To continue to bring natural gas safely and efficiently to market, it is vital to maintain and modernize critical delivery infrastructure. The Advanced Research Projects Agency-Energy (ARPA-E) Rapid Encapsulation of Pipelines Avoiding Intensive Replacement (REPAIR) program is focused on enhancing the performance and longevity of natural gas distribution systems by addressing leaks from legacy and outdated natural gas pipes and working to reduce costs per mile by 10–20x. A suite of technologies to enable the automated construction of new robust pipes inside of existing pipes is being created, offering retrofits to rehabilitate the existing system.

GTI Energy is playing an important role in the $5.4 million evaluation and testing portion of the program being led by the University of Colorado at Boulder. Collaborating with other partners Cornell University and the University of Southern Queensland, the team will test and analyze pipeline encapsulation technologies that can meet utility and regulatory requirements.

The multi-institutional team will develop a comprehensive data-driven framework of physical testing and modeling to enable the gas industry to better evaluate and validate products it uses to rehabilitate aging cast iron and steel natural gas pipelines.

The objective is to validate a 50-year design life for innovative pipe-in-pipe (PIP) systems by developing numerical, analytical, and physical testing protocols. The effort will focus on pinpointing when pipes are likely to fail, characterizing failure modes, and establishing performance criteria for pipe replacements to support recommendations for suitable PIP material properties.

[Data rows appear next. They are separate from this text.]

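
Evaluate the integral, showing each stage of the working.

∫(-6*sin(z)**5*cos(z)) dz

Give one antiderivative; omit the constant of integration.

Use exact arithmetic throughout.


Step 1. Substitute u = sin(z), turning ∫(-6*sin(z)**5*cos(z)) dz into ∫(-6*u**5) du: now ∫(-6*u**5) du.
Step 2. Evaluate the standard form: now -u**6.
Step 3. Substitute back u = sin(z): now -sin(z)**6.
Answer: -sin(z)**6.


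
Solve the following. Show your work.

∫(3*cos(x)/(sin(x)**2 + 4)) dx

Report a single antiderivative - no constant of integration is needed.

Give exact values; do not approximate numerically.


Step 1. Substitute u = sin(x), turning ∫(3*cos(x)/(sin(x)**2 + 4)) dx into ∫(3/(u**2 + 4)) du: now ∫(3/(u**2 + 4)) du.
Step 2. Evaluate the standard form: now 3*atan(u/2)/2.
Step 3. Substitute back u = sin(x): now 3*atan(sin(x)/2)/2.
Answer: 3*atan(sin(x)/2)/2.


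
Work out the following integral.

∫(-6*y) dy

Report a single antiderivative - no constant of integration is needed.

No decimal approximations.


Answer: -3*y**2.


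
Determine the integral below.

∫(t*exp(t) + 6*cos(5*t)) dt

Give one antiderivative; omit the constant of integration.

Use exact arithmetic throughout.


Answer: t*exp(t) - exp(t) + 6*sin(5*t)/5.


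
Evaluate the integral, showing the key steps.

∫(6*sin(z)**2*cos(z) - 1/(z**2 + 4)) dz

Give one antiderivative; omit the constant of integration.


Step 1. Rewrite: now ∫(6*sin(z)**2*cos(z)) dz + ∫(-1/(z**2 + 4)) dz.
Step 2. Substitute u = sin(z), turning ∫(6*sin(z)**2*cos(z)) dz into ∫(6*u**2) du: now ∫(6*u**2) du + ∫(-1/(z**2 + 4)) dz.
Step 3. Evaluate the standard form: now 2*u**3 + ∫(-1/(z**2 + 4)) dz.
Step 4. Substitute back u = sin(z): now 2*sin(z)**3 + ∫(-1/(z**2 + 4)) dz.
Step 5. Evaluate the standard form: now 2*sin(z)**3 - atan(z/2)/2.
Answer: 2*sin(z)**3 - atan(z/2)/2.


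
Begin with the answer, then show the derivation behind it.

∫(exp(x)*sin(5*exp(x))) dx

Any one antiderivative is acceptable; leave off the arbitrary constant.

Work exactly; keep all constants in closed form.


The answer is -cos(5*exp(x))/5.
Step 1. Substitute u = exp(x), turning ∫(exp(x)*sin(5*exp(x))) dx into ∫(sin(5*u)) du: now ∫(sin(5*u)) du.
Step 2. Evaluate the standard form: now -cos(5*u)/5.
Step 3. Substitute back u = exp(x): now -cos(5*exp(x))/5.
Answer: -cos(5*exp(x))/5.


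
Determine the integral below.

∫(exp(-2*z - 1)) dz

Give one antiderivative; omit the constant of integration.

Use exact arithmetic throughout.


Answer: -exp(-2*z - 1)/2.


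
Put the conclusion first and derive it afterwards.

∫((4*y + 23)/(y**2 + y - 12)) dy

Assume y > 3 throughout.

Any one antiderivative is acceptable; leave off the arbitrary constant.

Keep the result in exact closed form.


The answer is 5*log(y - 3) - log(y + 4).
Step 1. Decompose ∫((4*y + 23)/(y**2 + y - 12)) dy by partial fractions, (4*y + 23)/(y**2 + y - 12) = -1/(y + 4) + 5/(y - 3): now ∫(5/(y - 3)) dy + ∫(-1/(y + 4)) dy.
Step 2. Evaluate the standard form [assuming y > 3]: now 5*log(y - 3) + ∫(-1/(y + 4)) dy.
Step 3. Evaluate the standard form [assuming y > -4]: now 5*log(y - 3) - log(y + 4).
Answer: 5*log(y - 3) - log(y + 4).


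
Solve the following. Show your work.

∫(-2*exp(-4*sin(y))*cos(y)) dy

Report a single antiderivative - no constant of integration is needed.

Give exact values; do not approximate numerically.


Step 1. Substitute u = sin(y), turning ∫(-2*exp(-4*sin(y))*cos(y)) dy into ∫(-2*exp(-4*u)) du: now ∫(-2*exp(-4*u)) du.
Step 2. Evaluate the standard form: now exp(-4*u)/2.
Step 3. Substitute back u = sin(y): now exp(-4*sin(y))/2.
Answer: exp(-4*sin(y))/2.


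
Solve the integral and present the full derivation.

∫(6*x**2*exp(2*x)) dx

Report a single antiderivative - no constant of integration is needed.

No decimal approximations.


Step 1. Integrate ∫(6*x**2*exp(2*x)) dx by parts with u = x**2, dv = (6*exp(2*x)) dx, so v = 3*exp(2*x): now 3*x**2*exp(2*x) + ∫(-6*x*exp(2*x)) dx.
Step 2. Integrate ∫(-6*x*exp(2*x)) dx by parts with u = x, dv = (-6*exp(2*x)) dx, so v = -3*exp(2*x): now 3*x**2*exp(2*x) - 3*x*exp(2*x) + ∫(3*exp(2*x)) dx.
Step 3. Evaluate the standard form: now 3*x**2*exp(2*x) - 3*x*exp(2*x) + 3*exp(2*x)/2.
Answer: 3*x**2*exp(2*x) - 3*x*exp(2*x) + 3*exp(2*x)/2.


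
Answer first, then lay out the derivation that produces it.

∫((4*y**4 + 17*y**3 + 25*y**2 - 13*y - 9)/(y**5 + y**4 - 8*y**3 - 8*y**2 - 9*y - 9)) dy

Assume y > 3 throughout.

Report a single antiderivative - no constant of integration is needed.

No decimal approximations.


The answer is 4*log(y - 3) - log(y + 1) + log(y + 3) + 3*atan(y).
Step 1. Decompose ∫((4*y**4 + 17*y**3 + 25*y**2 - 13*y - 9)/(y**5 + y**4 - 8*y**3 - 8*y**2 - 9*y - 9)) dy by partial fractions, (4*y**4 + 17*y**3 + 25*y**2 - 13*y - 9)/(y**5 + y**4 - 8*y**3 - 8*y**2 - 9*y - 9) = 3/(y**2 + 1) + 1/(y + 3) - 1/(y + 1) + 4/(y - 3): now ∫(4/(y - 3)) dy + ∫(-1/(y + 1)) dy + ∫(1/(y + 3)) dy + ∫(3/(y**2 + 1)) dy.
Step 2. Evaluate the standard form [assuming y > 3]: now 4*log(y - 3) + ∫(-1/(y + 1)) dy + ∫(1/(y + 3)) dy + ∫(3/(y**2 + 1)) dy.
Step 3. Evaluate the standard form [assuming y > -1]: now 4*log(y - 3) - log(y + 1) + ∫(1/(y + 3)) dy + ∫(3/(y**2 + 1)) dy.
Step 4. Evaluate the standard form [assuming y > -3]: now 4*log(y - 3) - log(y + 1) + log(y + 3) + ∫(3/(y**2 + 1)) dy.
Step 5. Evaluate the standard form: now 4*log(y - 3) - log(y + 1) + log(y + 3) + 3*atan(y).
Answer: 4*log(y - 3) - log(y + 1) + log(y + 3) + 3*atan(y).


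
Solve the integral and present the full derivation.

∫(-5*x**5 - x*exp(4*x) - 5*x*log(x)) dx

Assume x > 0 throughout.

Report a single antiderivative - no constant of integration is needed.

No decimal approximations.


Step 1. Rewrite: now ∫(-5*x**5) dx + ∫(-x*exp(4*x)) dx + ∫(-5*x*log(x)) dx.
Step 2. Evaluate the standard form: now -5*x**6/6 + ∫(-x*exp(4*x)) dx + ∫(-5*x*log(x)) dx.
Step 3. Integrate ∫(-5*x*log(x)) dx by parts with u = log(x), dv = (-5*x) dx, so v = -5*x**2/2 [assuming x > 0]: now -5*x**6/6 - 5*x**2*log(x)/2 + ∫(5*x/2) dx + ∫(-x*exp(4*x)) dx.
Step 4. Evaluate the standard form: now -5*x**6/6 - 5*x**2*log(x)/2 + 5*x**2/4 + ∫(-x*exp(4*x)) dx.
Step 5. Integrate ∫(-x*exp(4*x)) dx by parts with u = x, dv = (-exp(4*x)) dx, so v = -exp(4*x)/4: now -5*x**6/6 - 5*x**2*log(x)/2 + 5*x**2/4 - x*exp(4*x)/4 + ∫(exp(4*x)/4) dx.
Step 6. Evaluate the standard form: now -5*x**6/6 - 5*x**2*log(x)/2 + 5*x**2/4 - x*exp(4*x)/4 + exp(4*x)/16.
Answer: -5*x**6/6 - 5*x**2*log(x)/2 + 5*x**2/4 - x*exp(4*x)/4 + exp(4*x)/16.


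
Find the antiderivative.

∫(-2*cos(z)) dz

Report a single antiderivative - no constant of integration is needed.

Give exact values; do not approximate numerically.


Answer: -2*sin(z).


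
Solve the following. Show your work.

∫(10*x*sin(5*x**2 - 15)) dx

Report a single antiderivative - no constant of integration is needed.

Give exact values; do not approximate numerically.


Step 1. Substitute u = x**2 - 3, turning ∫(10*x*sin(5*x**2 - 15)) dx into ∫(5*sin(5*u)) du: now ∫(5*sin(5*u)) du.
Step 2. Evaluate the standard form: now -cos(5*u).
Step 3. Substitute back u = x**2 - 3: now -cos(5*x**2 - 15).
Answer: -cos(5*x**2 - 15).


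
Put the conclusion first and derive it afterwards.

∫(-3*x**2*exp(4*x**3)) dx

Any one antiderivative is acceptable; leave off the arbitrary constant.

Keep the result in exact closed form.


The answer is -exp(4*x**3)/4.
Step 1. Substitute u = x**3, turning ∫(-3*x**2*exp(4*x**3)) dx into ∫(-exp(4*u)) du: now ∫(-exp(4*u)) du.
Step 2. Evaluate the standard form: now -exp(4*u)/4.
Step 3. Substitute back u = x**3: now -exp(4*x**3)/4.
Answer: -exp(4*x**3)/4.


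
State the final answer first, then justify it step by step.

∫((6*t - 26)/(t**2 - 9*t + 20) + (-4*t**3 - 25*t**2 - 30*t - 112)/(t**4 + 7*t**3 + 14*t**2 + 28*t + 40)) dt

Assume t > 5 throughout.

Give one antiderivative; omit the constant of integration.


The answer is 4*log(t - 5) + 2*log(t - 4) - 5*log(t + 2) + log(t + 5) - atan(t/2).
Step 1. Rewrite: now ∫((6*t - 26)/(t**2 - 9*t + 20)) dt + ∫((-4*t**3 - 25*t**2 - 30*t - 112)/(t**4 + 7*t**3 + 14*t**2 + 28*t + 40)) dt.
Step 2. Decompose ∫((-4*t**3 - 25*t**2 - 30*t - 112)/(t**4 + 7*t**3 + 14*t**2 + 28*t + 40)) dt by partial fractions, (-4*t**3 - 25*t**2 - 30*t - 112)/(t**4 + 7*t**3 + 14*t**2 + 28*t + 40) = -2/(t**2 + 4) + 1/(t + 5) - 5/(t + 2): now ∫((6*t - 26)/(t**2 - 9*t + 20)) dt + ∫(-5/(t + 2)) dt + ∫(1/(t + 5)) dt + ∫(-2/(t**2 + 4)) dt.
Step 3. Evaluate the standard form [assuming t > -2]: now -5*log(t + 2) + ∫((6*t - 26)/(t**2 - 9*t + 20)) dt + ∫(1/(t + 5)) dt + ∫(-2/(t**2 + 4)) dt.
Step 4. Evaluate the standard form [assuming t > -5]: now -5*log(t + 2) + log(t + 5) + ∫((6*t - 26)/(t**2 - 9*t + 20)) dt + ∫(-2/(t**2 + 4)) dt.
Step 5. Evaluate the standard form: now -5*log(t + 2) + log(t + 5) - atan(t/2) + ∫((6*t - 26)/(t**2 - 9*t + 20)) dt.
Step 6. Decompose ∫((6*t - 26)/(t**2 - 9*t + 20)) dt by partial fractions, (6*t - 26)/(t**2 - 9*t + 20) = 2/(t - 4) + 4/(t - 5): now -5*log(t + 2) + log(t + 5) - atan(t/2) + ∫(4/(t - 5)) dt + ∫(2/(t - 4)) dt.
Step 7. Evaluate the standard form [assuming t > 4]: now 2*log(t - 4) - 5*log(t + 2) + log(t + 5) - atan(t/2) + ∫(4/(t - 5)) dt.
Step 8. Evaluate the standard form [assuming t > 5]: now 4*log(t - 5) + 2*log(t - 4) - 5*log(t + 2) + log(t + 5) - atan(t/2).
Answer: 4*log(t - 5) + 2*log(t - 4) - 5*log(t + 2) + log(t + 5) - atan(t/2).


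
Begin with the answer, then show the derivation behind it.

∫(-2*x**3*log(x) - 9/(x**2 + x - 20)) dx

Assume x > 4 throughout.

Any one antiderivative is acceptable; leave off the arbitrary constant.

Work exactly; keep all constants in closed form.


The answer is -x**4*log(x)/2 + x**4/8 - log(x - 4) + log(x + 5).
Step 1. Rewrite: now ∫(-2*x**3*log(x)) dx + ∫(-9/(x**2 + x - 20)) dx.
Step 2. Decompose ∫(-9/(x**2 + x - 20)) dx by partial fractions, -9/(x**2 + x - 20) = 1/(x + 5) - 1/(x - 4): now ∫(-2*x**3*log(x)) dx + ∫(-1/(x - 4)) dx + ∫(1/(x + 5)) dx.
Step 3. Evaluate the standard form [assuming x > -5]: now log(x + 5) + ∫(-2*x**3*log(x)) dx + ∫(-1/(x - 4)) dx.
Step 4. Evaluate the standard form [assuming x > 4]: now -log(x - 4) + log(x + 5) + ∫(-2*x**3*log(x)) dx.
Step 5. Integrate ∫(-2*x**3*log(x)) dx by parts with u = log(x), dv = (-2*x**3) dx, so v = -x**4/2 [assuming x > 0]: now -x**4*log(x)/2 - log(x - 4) + log(x + 5) + ∫(x**3/2) dx.
Step 6. Evaluate the standard form: now -x**4*log(x)/2 + x**4/8 - log(x - 4) + log(x + 5).
Answer: -x**4*log(x)/2 + x**4/8 - log(x - 4) + log(x + 5).


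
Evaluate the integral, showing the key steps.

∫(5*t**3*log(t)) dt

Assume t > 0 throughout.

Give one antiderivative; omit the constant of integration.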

In addition, Operations Technology Development (OTD) is managing the Testing and Technical Specifications Panel (TTSP) for the program. OTD has assembled a team of industry professionals that will provide critical expertise to validate the technologies for industry use and acceptance. Participants from utility companies, state and federal regulatory bodies, research organizations, standards organizations, gas industry organizations, and other groups will provide input and guidance to ARPA-E and performers to help overcome both operational and regulatory hurdles to enable broad industry adoption.